Electricity generation mix
Thermal coal is still a significant part of the world’s energy mix. However, when we look at Europe’s adoption of renewables, perhaps we are beginning to see the beginnings of S-curves.
Europe is a leading region in addressing climate risk and has ambitions to be the world’s first net-zero continent. If this happens, and the world follows suit, then fossil fuels will be on the other side of the S-curve – the incumbents being disrupted, finding it difficult to adapt.
So how do these innovations and adoption rates affect us as investors, and how do we incorporate them into portfolio construction?
As investors, we need to recognise and acknowledge that the speed of disruption can be very fast. Arguments can be made that the S-curve for renewables may be slower than for other innovations by virtue of construction lead times and the need for battery storage innovations to establish their own S-curves. However, having an objective to decarbonise a portfolio is one way to build in a degree of risk mitigation from the disruption and stranded assets.

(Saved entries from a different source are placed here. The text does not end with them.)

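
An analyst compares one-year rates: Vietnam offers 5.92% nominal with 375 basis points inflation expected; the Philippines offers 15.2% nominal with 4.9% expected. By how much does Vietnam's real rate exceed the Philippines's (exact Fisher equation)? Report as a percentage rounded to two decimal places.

-7.73%

Vietnam: (1 + 0.0592)/(1 + 0.0375) − 1 = 2.0916%
The Philippines: (1 + 0.1520)/(1 + 0.0490) − 1 = 9.8189%
Differential = 2.0916% − 9.8189% = -7.7273% → -7.73%.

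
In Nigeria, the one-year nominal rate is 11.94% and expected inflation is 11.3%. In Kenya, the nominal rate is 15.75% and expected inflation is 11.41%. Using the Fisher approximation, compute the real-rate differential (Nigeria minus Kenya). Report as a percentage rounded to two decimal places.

Nigeria: 11.94% − 11.3% = 0.640%
Kenya: 15.75% − 11.41% = 4.340%
Differential = -3.700% → -3.70%.

-3.70%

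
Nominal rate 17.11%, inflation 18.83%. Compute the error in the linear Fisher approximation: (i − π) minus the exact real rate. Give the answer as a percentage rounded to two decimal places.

-0.27%

Approximate: r ≈ 17.110% − 18.830% = -1.7200%
Exact: (1 + 0.1711)/(1 + 0.1883) − 1 = -1.4474%
Error = -1.7200% − (-1.4474%) = -0.2726% → -0.27%.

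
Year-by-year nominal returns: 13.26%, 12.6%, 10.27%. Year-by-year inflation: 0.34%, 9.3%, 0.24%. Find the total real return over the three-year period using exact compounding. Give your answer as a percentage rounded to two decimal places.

Compound the nominal returns: 1.1326 × 1.1260 × 1.1027 = 1.406282.
Compound inflation: 1.0034 × 1.0930 × 1.0024 = 1.099348.
Deflate: 1.406282 / 1.099348 = 1.279196.
Total real return = 1.279196 − 1 → 27.92%.

27.92%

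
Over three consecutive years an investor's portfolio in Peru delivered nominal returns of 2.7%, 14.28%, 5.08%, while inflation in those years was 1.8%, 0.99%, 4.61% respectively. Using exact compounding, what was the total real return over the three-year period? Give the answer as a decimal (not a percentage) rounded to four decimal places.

0.1467

Compound the nominal returns: 1.0270 × 1.1428 × 1.0508 = 1.233277.
Compound inflation: 1.0180 × 1.0099 × 1.0461 = 1.075473.
Deflate: 1.233277 / 1.075473 = 1.146731.
Total real return = 1.146731 − 1 → 0.1467.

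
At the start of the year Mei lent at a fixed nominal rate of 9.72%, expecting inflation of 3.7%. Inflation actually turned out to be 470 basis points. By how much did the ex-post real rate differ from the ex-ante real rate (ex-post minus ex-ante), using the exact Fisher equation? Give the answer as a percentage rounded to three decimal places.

-1.011%

Ex-ante: (1 + 0.0972)/(1 + 0.0370) − 1 = 5.8052%
Ex-post: (1 + 0.0972)/(1 + 0.0470) − 1 = 4.7947%
Difference (ex-post − ex-ante) = -1.0106% → -1.011%.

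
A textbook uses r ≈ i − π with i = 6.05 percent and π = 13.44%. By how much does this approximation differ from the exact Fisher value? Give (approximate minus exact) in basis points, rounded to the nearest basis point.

Approximate: r ≈ 6.050% − 13.440% = -7.3900%
Exact: (1 + 0.0605)/(1 + 0.1344) − 1 = -6.5145%
Error = -7.3900% − (-6.5145%) = -0.8755% → -88 basis points.

-88 basis points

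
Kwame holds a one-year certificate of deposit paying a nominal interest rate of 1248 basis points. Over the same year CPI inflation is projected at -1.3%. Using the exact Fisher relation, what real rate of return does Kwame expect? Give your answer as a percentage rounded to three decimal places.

13.961%

By the Fisher relation, 1 + r = (1 + i)/(1 + π).
1 + r = 1.12480 / 0.98700 = 1.13961499
r = 1.13961499 − 1 = 13.961499%, i.e. 13.961%.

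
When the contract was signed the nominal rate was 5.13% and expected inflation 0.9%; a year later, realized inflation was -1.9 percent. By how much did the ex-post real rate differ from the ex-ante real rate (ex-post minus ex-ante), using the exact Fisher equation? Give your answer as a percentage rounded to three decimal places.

2.974%

Ex-ante: (1 + 0.0513)/(1 + 0.0090) − 1 = 4.1923%
Ex-post: (1 + 0.0513)/(1 − 0.0190) − 1 = 7.1662%
Difference (ex-post − ex-ante) = 2.9739% → 2.974%.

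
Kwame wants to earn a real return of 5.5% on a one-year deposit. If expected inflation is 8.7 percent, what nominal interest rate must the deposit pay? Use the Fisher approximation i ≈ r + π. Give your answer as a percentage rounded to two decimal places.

i ≈ r + π = 5.5% + 8.7% = 14.20%.

14.20%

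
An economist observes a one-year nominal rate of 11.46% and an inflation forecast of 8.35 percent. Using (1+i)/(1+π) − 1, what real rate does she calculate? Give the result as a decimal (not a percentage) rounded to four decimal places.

0.0287

1 + r = 1.11460 / 1.08350 = 1.028703
r = 1.028703 − 1 = 2.8703%, i.e. 0.0287.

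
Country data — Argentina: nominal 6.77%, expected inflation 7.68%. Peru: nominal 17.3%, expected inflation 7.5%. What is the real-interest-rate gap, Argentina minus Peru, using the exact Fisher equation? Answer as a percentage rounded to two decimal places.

Argentina: (1 + 0.0677)/(1 + 0.0768) − 1 = -0.8451%
Peru: (1 + 0.1730)/(1 + 0.0750) − 1 = 9.1163%
Differential = -0.8451% − 9.1163% = -9.9614% → -9.96%.

-9.96%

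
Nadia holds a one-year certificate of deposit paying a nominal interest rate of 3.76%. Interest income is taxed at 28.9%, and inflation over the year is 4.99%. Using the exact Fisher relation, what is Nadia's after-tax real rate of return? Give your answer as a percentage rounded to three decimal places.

-2.207%

After-tax nominal return = 3.76% × (1 − 0.289) = 2.67336%.
1 + r = 1.0267336 / 1.04990 = 0.9779347
After-tax real rate = 0.9779347 − 1 → -2.207%.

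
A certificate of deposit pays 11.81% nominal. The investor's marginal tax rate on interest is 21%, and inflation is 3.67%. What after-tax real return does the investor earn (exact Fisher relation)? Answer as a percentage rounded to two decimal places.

After-tax nominal return = 11.81% × (1 − 0.21) = 9.3299%.
1 + r = 1.093299 / 1.03670 = 1.054595
After-tax real rate = 1.054595 − 1 → 5.46%.

5.46%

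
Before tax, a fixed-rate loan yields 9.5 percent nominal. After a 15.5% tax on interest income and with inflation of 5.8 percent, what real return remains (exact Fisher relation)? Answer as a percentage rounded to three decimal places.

2.105%

After-tax nominal return = 9.5% × (1 − 0.155) = 8.0275%.
1 + r = 1.080275 / 1.05800 = 1.021054
After-tax real rate = 1.021054 − 1 → 2.105%.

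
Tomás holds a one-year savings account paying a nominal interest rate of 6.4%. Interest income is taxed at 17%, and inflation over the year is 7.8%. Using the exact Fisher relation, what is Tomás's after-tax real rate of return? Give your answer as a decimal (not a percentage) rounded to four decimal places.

-0.0231

After-tax nominal return = 6.4% × (1 − 0.17) = 5.3120%.
1 + r = 1.05312 / 1.07800 = 0.976920
After-tax real rate = 0.976920 − 1 → -0.0231.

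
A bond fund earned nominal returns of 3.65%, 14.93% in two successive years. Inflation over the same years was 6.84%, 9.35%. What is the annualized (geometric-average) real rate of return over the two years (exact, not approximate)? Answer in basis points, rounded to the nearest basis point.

Nominal growth factor = 1.0365 × 1.1493 = 1.19124945
Price-level growth factor = 1.0684 × 1.0935 = 1.16829540
Real growth factor = 1.19124945 / 1.16829540 = 1.01964747
Annualized real rate = 1.01964747^(1/2) − 1 = 0.9776% → 98 basis points.

98 basis points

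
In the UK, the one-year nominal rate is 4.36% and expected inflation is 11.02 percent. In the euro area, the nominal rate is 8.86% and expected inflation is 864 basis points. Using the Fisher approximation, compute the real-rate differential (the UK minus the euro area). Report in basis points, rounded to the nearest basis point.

-688 basis points

The UK: 4.36% − 11.02% = -6.660%
The euro area: 8.86% − 8.64% = 0.220%
Differential = -6.880% → -688 basis points.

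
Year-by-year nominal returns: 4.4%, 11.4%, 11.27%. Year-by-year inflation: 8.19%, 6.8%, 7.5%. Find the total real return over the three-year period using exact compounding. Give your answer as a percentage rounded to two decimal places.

Compound the nominal returns: 1.0440 × 1.1140 × 1.1127 = 1.294088.
Compound inflation: 1.0819 × 1.0680 × 1.0750 = 1.242129.
Deflate: 1.294088 / 1.242129 = 1.041830.
Total real return = 1.041830 − 1 → 4.18%.

4.18%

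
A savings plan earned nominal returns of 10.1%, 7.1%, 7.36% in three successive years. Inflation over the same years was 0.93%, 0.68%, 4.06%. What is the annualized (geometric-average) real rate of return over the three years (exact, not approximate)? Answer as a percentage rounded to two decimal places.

6.18%

Compound the nominal returns: 1.1010 × 1.0710 × 1.0736 = 1.26595799.
Compound inflation: 1.0093 × 1.0068 × 1.0406 = 1.05741947.
Deflate: 1.26595799 / 1.05741947 = 1.19721456.
Annualized real rate = 1.19721456^(1/3) − 1 = 6.1836% → 6.18%.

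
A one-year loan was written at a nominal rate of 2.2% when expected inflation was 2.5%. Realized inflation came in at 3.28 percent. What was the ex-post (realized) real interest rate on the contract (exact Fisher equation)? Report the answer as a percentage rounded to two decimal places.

Ex-post: (1 + 0.0220)/(1 + 0.0328) − 1 = -1.0457%
So the realized real rate is -1.05%.

-1.05%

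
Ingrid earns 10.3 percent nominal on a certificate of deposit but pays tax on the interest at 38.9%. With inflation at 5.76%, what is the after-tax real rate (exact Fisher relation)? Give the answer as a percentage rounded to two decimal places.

0.50%

After-tax nominal return = 10.3% × (1 − 0.389) = 6.2933%.
1 + r = 1.062933 / 1.05760 = 1.005043
After-tax real rate = 1.005043 − 1 → 0.50%.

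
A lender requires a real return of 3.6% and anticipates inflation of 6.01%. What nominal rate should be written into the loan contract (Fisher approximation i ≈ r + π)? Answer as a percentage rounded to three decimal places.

9.610%

i ≈ r + π = 3.6% + 6.01% = 9.610%.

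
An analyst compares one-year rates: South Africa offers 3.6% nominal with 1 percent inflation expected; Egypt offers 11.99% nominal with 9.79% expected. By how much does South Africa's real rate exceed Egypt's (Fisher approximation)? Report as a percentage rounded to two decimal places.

0.40%

South Africa: 3.6% − 1% = 2.600%
Egypt: 11.99% − 9.79% = 2.200%
Differential = 0.400% → 0.40%.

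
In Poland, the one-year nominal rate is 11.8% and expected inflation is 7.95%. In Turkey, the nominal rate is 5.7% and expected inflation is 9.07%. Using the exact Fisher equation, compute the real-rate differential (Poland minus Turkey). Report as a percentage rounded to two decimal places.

6.66%

Poland: (1 + 0.1180)/(1 + 0.0795) − 1 = 3.5665%
Turkey: (1 + 0.0570)/(1 + 0.0907) − 1 = -3.0898%
Differential = 3.5665% − (-3.0898%) = 6.6562% → 6.66%.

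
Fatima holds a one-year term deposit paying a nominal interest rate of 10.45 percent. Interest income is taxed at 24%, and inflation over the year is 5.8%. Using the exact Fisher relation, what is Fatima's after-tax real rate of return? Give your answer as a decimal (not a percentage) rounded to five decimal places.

After-tax nominal return = 10.45% × (1 − 0.24) = 7.9420%.
1 + r = 1.07942 / 1.05800 = 1.020246
After-tax real rate = 1.020246 − 1 → 0.02025.

0.02025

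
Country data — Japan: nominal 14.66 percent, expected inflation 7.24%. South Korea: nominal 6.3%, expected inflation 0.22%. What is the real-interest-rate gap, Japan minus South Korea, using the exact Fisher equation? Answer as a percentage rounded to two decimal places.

0.85%

Japan: (1 + 0.1466)/(1 + 0.0724) − 1 = 6.9191%
South Korea: (1 + 0.0630)/(1 + 0.0022) − 1 = 6.0667%
Differential = 6.9191% − 6.0667% = 0.8524% → 0.85%.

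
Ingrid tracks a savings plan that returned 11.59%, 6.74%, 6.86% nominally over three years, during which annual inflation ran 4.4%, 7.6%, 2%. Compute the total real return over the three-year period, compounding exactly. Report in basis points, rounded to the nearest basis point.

Compound the nominal returns: 1.1159 × 1.0674 × 1.0686 = 1.272822.
Compound inflation: 1.0440 × 1.0760 × 1.0200 = 1.145811.
Deflate: 1.272822 / 1.145811 = 1.110848.
Total real return = 1.110848 − 1 → 1108 basis points.

1108 basis points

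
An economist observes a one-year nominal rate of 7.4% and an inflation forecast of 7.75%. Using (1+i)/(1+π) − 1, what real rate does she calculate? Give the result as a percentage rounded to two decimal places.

1 + r = 1.07400 / 1.07750 = 0.996752
r = 0.996752 − 1 = -0.3248%, i.e. -0.32%.

-0.32%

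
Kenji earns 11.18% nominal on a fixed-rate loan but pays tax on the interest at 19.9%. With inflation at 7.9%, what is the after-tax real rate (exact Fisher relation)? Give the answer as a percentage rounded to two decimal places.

After-tax nominal return = 11.18% × (1 − 0.199) = 8.95518%.
1 + r = 1.0895518 / 1.07900 = 1.009779
After-tax real rate = 1.009779 − 1 → 0.98%.

0.98%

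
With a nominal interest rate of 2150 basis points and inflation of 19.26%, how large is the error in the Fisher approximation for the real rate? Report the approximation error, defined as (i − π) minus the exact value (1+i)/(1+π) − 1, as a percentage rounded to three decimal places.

0.362%

Approximate: r ≈ 21.500% − 19.260% = 2.2400%
Exact: (1 + 0.2150)/(1 + 0.1926) − 1 = 1.8782%
Error = 2.2400% − 1.8782% = 0.3618% → 0.362%.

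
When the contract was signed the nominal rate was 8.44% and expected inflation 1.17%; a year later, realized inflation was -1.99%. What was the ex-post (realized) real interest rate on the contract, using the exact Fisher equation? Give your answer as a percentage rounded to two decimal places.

10.64%

Ex-post: (1 + 0.0844)/(1 − 0.0199) − 1 = 10.6418%
So the realized real rate is 10.64%.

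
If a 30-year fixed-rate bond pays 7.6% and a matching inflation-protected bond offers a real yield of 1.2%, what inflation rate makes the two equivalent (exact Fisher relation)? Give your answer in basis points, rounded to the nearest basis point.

(1 + π) = (1 + i)/(1 + r) = 1.07600 / 1.01200 = 1.063241
Break-even inflation = 1.063241 − 1 → 632 basis points.

632 basis points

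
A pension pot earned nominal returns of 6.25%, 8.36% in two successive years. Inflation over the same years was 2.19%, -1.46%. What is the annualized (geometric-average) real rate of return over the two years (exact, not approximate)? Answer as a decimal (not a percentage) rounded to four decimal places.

Compound the nominal returns: 1.0625 × 1.0836 = 1.15132500.
Compound inflation: 1.0219 × 0.9854 = 1.00698026.
Deflate: 1.15132500 / 1.00698026 = 1.14334416.
Annualized real rate = 1.14334416^(1/2) − 1 = 6.9273% → 0.0693.

0.0693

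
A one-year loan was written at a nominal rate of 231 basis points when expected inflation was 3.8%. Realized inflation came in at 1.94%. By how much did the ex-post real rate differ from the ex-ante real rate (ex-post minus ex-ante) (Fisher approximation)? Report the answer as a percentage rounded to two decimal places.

1.86%

Ex-ante: 2.31% − 3.8% = -1.490%
Ex-post: 2.31% − 1.94% = 0.370%
Difference (ex-post − ex-ante) = 1.8600% → 1.86%.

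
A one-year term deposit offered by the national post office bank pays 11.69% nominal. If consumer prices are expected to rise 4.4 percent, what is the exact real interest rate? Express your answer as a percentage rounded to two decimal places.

6.98%

1 + r = 1.11690 / 1.04400 = 1.069828
r = 1.069828 − 1 = 6.9828%, i.e. 6.98%.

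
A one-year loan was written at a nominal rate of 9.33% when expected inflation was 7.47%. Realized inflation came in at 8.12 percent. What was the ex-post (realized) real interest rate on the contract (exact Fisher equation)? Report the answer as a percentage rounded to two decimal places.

1.12%

Ex-post: (1 + 0.0933)/(1 + 0.0812) − 1 = 1.1191%
So the realized real rate is 1.12%.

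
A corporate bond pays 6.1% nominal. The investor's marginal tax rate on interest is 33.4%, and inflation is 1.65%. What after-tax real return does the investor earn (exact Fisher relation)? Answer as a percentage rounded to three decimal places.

After-tax nominal return = 6.1% × (1 − 0.334) = 4.0626%.
1 + r = 1.040626 / 1.01650 = 1.023734
After-tax real rate = 1.023734 − 1 → 2.373%.

2.373%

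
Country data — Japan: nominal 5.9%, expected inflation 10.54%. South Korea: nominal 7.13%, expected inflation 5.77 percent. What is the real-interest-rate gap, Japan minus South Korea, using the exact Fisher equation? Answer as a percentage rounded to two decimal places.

Japan: (1 + 0.0590)/(1 + 0.1054) − 1 = -4.1976%
South Korea: (1 + 0.0713)/(1 + 0.0577) − 1 = 1.2858%
Differential = -4.1976% − 1.2858% = -5.4834% → -5.48%.

-5.48%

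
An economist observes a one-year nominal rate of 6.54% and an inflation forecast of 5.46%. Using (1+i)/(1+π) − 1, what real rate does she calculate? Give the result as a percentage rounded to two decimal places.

1.02%

1 + r = 1.06540 / 1.05460 = 1.010241
r = 1.010241 − 1 = 1.0241%, i.e. 1.02%.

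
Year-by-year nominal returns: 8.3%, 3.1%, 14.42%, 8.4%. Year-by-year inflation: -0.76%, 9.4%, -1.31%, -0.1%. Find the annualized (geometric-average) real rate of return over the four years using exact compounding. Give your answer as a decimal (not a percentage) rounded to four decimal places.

Nominal growth factor = 1.0830 × 1.0310 × 1.1442 × 1.0840 = 1.38489978
Price-level growth factor = 0.9924 × 1.0940 × 0.9869 × 0.9990 = 1.07039166
Real growth factor = 1.38489978 / 1.07039166 = 1.29382528
Annualized real rate = 1.29382528^(1/4) − 1 = 6.6520% → 0.0665.

0.0665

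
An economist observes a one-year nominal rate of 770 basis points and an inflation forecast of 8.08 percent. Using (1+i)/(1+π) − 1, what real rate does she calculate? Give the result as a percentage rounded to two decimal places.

-0.35%

By the Fisher equation, 1 + r = (1 + i)/(1 + π).
1 + r = 1.07700 / 1.08080 = 0.996484
r = 0.996484 − 1 = -0.3516%, i.e. -0.35%.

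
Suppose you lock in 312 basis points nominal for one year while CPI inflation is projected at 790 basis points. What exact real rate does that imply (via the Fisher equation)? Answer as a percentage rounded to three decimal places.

By the Fisher equation, 1 + r = (1 + i)/(1 + π).
1 + r = 1.03120 / 1.07900 = 0.955700
r = 0.955700 − 1 = -4.4300%, i.e. -4.430%.

-4.430%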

We also need to recognise that climate-change disruption risk will not end at energy generation and transmission. Its effects are likely to go far beyond this into other sectors such as transportation, food production and construction.
An important question to ask is: do we have a mechanism to recognise these risks and act? One prudent risk-mitigation tool, in our view, is to have a forward-looking temperature-alignment metric, scoring companies in all sectors on their pathway alignment to net zero. This tool helps us to identify potential disruption risk earlier so that remedial action can be taken.
 To make comparisons on a consistent basis, energy prices are expressed in ‘levelised costs of energy’ (LCOE). LCOE captures the cost of building the power plant itself as well as the ongoing costs for fuel and operating the power plant over its lifetime.